その上で西川監督が「俳優がこの仕事をしていく上で身につけておいた方がいいプロセスはあると思いますか?」と質問すると、役所は「人間ってほとんど実生活でも芝居をしているんですよね。うちの犬もよく芝居をしていて、こいつは下手な芝居をしているなと思う事もありましたけど」と笑いつつも、「でも人間の実生活でもそういうところがあって。嘘を本当みたいに言っているなとか。今までも何回も言っているんだけど、今思いついたように言っているなとか。そういうところはあると思うんです。だから人を観察するのはもちろんのこと、自分も観察する習慣はあった方がいい。人間を演じるわけだから、人間の習性というのは敏感に感じ取れるといいなと思います」とアドバイス。
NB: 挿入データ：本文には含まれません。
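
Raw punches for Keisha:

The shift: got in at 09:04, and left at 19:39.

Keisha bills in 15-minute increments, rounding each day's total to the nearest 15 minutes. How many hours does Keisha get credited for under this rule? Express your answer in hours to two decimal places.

The shift: 09:04–19:39 = 10 h 35 min → rounds to 10 h 30 min

10.50 hours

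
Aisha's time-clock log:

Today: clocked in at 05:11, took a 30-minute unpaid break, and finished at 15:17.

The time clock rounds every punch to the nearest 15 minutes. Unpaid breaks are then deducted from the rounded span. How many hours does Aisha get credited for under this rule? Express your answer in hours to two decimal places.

Today: in 05:11→05:15, out 15:17→15:15; 10 h 0 min − 30 min = 9 h 30 min

9.50 hours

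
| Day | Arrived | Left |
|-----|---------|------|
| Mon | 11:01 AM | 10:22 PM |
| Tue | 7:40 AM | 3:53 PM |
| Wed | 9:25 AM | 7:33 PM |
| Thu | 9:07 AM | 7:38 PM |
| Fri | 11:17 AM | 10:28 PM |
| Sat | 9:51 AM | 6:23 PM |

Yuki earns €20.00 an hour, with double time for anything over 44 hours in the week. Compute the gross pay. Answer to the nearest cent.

€1517.33

Mon: 11:01 AM–10:22 PM = 11 h 21 min
Tue: 7:40 AM–3:53 PM = 8 h 13 min
Wed: 9:25 AM–7:33 PM = 10 h 8 min
Thu: 9:07 AM–7:38 PM = 10 h 31 min
Fri: 11:17 AM–10:28 PM = 11 h 11 min
Sat: 9:51 AM–6:23 PM = 8 h 32 min
Total worked: 59 h 56 min = 3596 min.
Regular 44 h 0 min = 2640 min at €20.00/h; overtime 15 h 56 min = 956 min at €40.00/h.
Pay = (2640 × €20.00 + 956 × €40.00) ÷ 60 = €1517.33.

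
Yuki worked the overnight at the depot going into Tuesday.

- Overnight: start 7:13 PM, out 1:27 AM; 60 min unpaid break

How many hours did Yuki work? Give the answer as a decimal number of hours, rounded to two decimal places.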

それを聞いた西川監督が「自分自身を観察するのは本当に難しいと思う。内面的に観察することはそうだけど、見た目がどう見えているのか、というのは、なかなか客観的に見る機会がないと思うんです。的確な役の感情を表現するのに適切な表情というのがあると思うんです。これは馬鹿みたいな質問かもしれないですが、鏡は見るんですか?」と質問すると、「鏡を見て芝居はしないですね。ただ気持ちは表情に出ると思うんです。これはあまりいい例じゃないかもしれないですが、妻に嘘を言ったときに、嘘じゃないと思わせるために、頑なに目をそらさないようにする。でもそれは傍から見ると変ですよね。でもそういうのが映画的なのかなと思いますし。僕なんかも、これはお芝居に使いたいなと思うようなことがよくあるんですよね。人間って絶対に芝居をしているじゃないですか。自分の中にもそういう嫌な感じがあるんだなとかいうことを覚えておいて。そういう感情を台本で見た時に、これはこういう感じなのかなと思い出しながら、そういう風に役を捕まえていくようにしていますね」と説明するひと幕も。
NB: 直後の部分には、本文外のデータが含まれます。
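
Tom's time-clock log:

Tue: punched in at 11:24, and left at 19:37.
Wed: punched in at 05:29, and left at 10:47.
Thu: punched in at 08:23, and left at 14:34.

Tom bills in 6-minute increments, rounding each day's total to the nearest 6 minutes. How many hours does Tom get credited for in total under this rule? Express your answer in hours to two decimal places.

19.70 hours

Tue: 11:24–19:37 = 8 h 13 min → rounds to 8 h 12 min
Wed: 05:29–10:47 = 5 h 18 min → rounds to 5 h 18 min
Thu: 08:23–14:34 = 6 h 11 min → rounds to 6 h 12 min
Total credited: 19 h 42 min.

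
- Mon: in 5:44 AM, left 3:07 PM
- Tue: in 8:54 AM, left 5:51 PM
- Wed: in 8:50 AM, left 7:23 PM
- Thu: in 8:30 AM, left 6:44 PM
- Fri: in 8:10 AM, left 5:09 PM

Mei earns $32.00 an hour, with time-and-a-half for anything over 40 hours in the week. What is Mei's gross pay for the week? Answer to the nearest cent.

Mon: 5:44 AM–3:07 PM = 9 h 23 min
Tue: 8:54 AM–5:51 PM = 8 h 57 min
Wed: 8:50 AM–7:23 PM = 10 h 33 min
Thu: 8:30 AM–6:44 PM = 10 h 14 min
Fri: 8:10 AM–5:09 PM = 8 h 59 min
Total worked: 48 h 6 min = 2886 min.
Regular 40 h 0 min = 2400 min at $32.00/h; overtime 8 h 6 min = 486 min at $48.00/h.
Pay = (2400 × $32.00 + 486 × $48.00) ÷ 60 = $1668.80.

$1668.80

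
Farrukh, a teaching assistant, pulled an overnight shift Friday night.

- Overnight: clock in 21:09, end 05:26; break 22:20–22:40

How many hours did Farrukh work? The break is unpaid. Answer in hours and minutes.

7 h 57 min

Overnight: 21:09 → midnight = 2 h 51 min; midnight → 05:26 = 5 h 26 min; span 8 h 17 min; less 20 min break → 7 h 57 min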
映像作品ではカメラポジションや、寄り、引きといった画角などを変化させ、さらにはそのカットごとにリハーサル、本番などを行うことから、必然的に同じ芝居を何度も繰り返すことが求められる。西川監督も「やはり何十回も繰り返していくのは俳優さんもつらいでしょうし、集中力が途切れる瞬間もある。何人も出演者がいると、すべてのポジションがそろっているわけではないので。役者さんと対面している人の芝居が崩れることがあるんです。総合的にはそのテイクを使いたいんだけど、相手役の人の芝居が崩れているからどうしようかと思った時に、役所さんの芝居を洗い直すと、確実に正解がそこにある。役所さんの芝居にものすごく助けられることがありました。たとえば聞いているだけの顔なのに、役所さんのリアクションを映した方が、話者の内容が伝わりやすくなる、ということもあった。しゃべっている時の顔だけでなく、受け手の感情がちゃんと映っているというのが、演出にとっては助けになるんです」と役所との仕事を振り返る。
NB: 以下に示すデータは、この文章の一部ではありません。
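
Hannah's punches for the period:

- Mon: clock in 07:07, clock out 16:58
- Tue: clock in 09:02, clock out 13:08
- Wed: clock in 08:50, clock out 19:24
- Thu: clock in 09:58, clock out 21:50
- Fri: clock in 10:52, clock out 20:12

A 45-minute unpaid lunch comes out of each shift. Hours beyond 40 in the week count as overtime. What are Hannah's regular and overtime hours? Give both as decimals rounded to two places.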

役所自身“リアクション”の大切さを感じているという。「自分が次にしゃべるセリフの内容というのは、自分の前の人のセリフの中にその理由があったりするんですが、あるいはそのセリフをまったく聞かずに、これを言おうかなと先に思っているようなセリフもありますよね。その時は“聞いていない”“自分は次のセリフを言おうとしているという顔”になるわけです。だから自分のセリフに到達するまで、というのも大事なことだと思います」。
さらに「役所さんは脚本の読解力が優れているんだなと思うんです。わたしが書いたセリフなのに、役所さんのお芝居を見て、こういうシーンだったのかと思わされることがありました」と語る西川監督。是枝監督も「自分も、役所さんの芝居で気付かされることがしばしばあって。自分が書いたものを自分が本当に分かっているんだろうかと、眠れなくなりました。それでマネジャーさんに『なんで役所さんはあんなに台本を理解されているんでしょうか?』と質問したんですけど、『たぶん誰よりも長い間、その役のことを考えているんだと思います』と言われたんですよ」とコメント。
そんなふたりの監督の賛辞に、「きっとふたりの台本にすべてが書いてあるからですよ」と笑った役所。「先ほども言いましたが、この人はなんでこんなことを言い出したんだろうと。そういうことを何も考えないでセリフを言うと、これは違うなといった気持ち悪さがあるんですけど、自分の中で、登場人物がここに至るまでの人生をいろいろ考えていくと、この人はこういうことを考えていく人なんだと。そういうことを考えていくうちに言葉自体に違和感がなくなったりするんですよね。それが違っていたとしても、実感を持ってしゃべれるところまでいかないとしゃべれない。だから気持ち悪いなと思うということは間違っているんだろうなと。その気持ち悪さを取り除くために、動きを変えてみたり、言葉ひとつ変えていくことで、リアリティが変わっていくと思う。でもそれは監督たちが書いた脚本があるから、そこまで膨らんでいくんだと思います」。
その後は原田眞人、黒沢清、今村昌平、沖田修一監督など、印象に残っている監督との興味深いエピソードを次々と明かした役所。そしてその後は会場からの質問を受け付けることに。「芝居の最中は演じているという意識はあるのか?」「泣くシーンなどの感情を入れる芝居で意識していることは?」「裏社会の人間や殺人犯など、自分とかい離のある役を演じる時のアプローチ方法は?」といったより実践的な質問が次々とぶつけられる。
そんな中、監督のキャリアをはじめたばかりだという参加者からの「役所さんに出演していただくためにはどうしたらいいですか?」という質問も。それには「やはり脚本ですね」とキッパリ言い切った役所。「キャリアを積んでいけば、是枝さんや西川さんみたいに『台本はないんですけど……』と言われても、『出ます!』と言うんですけどね」と冗談めかして会場を笑わせつつも、「こういう映画を撮る監督なんだと分かるまでは、やはり脚本を見せていただくのが一番いいと思います。頑張ってください」とエールを送るひと幕もあった。
そしてトークが終わり、その後は参加者が用意した台本をもとに、若手監督、カメラマン、俳優たちが二組ずつ参加するワークショップを実施。こちらでは若手監督たちが実際に俳優たちに演技指導を行い、これから撮影するシーンを組み立てていくさまを全員で見学。是枝裕和監督、西川美和監督、役所広司ら3人から講評を受けるという貴重な機会に。「同じ台本でも、俳優さんが違うと全然違う空気になる。そういう面白さがあるなと思いました」と感心した様子の役所。この日参加した若手クリエイターたちも、刺激的な時間を過ごしたようだ。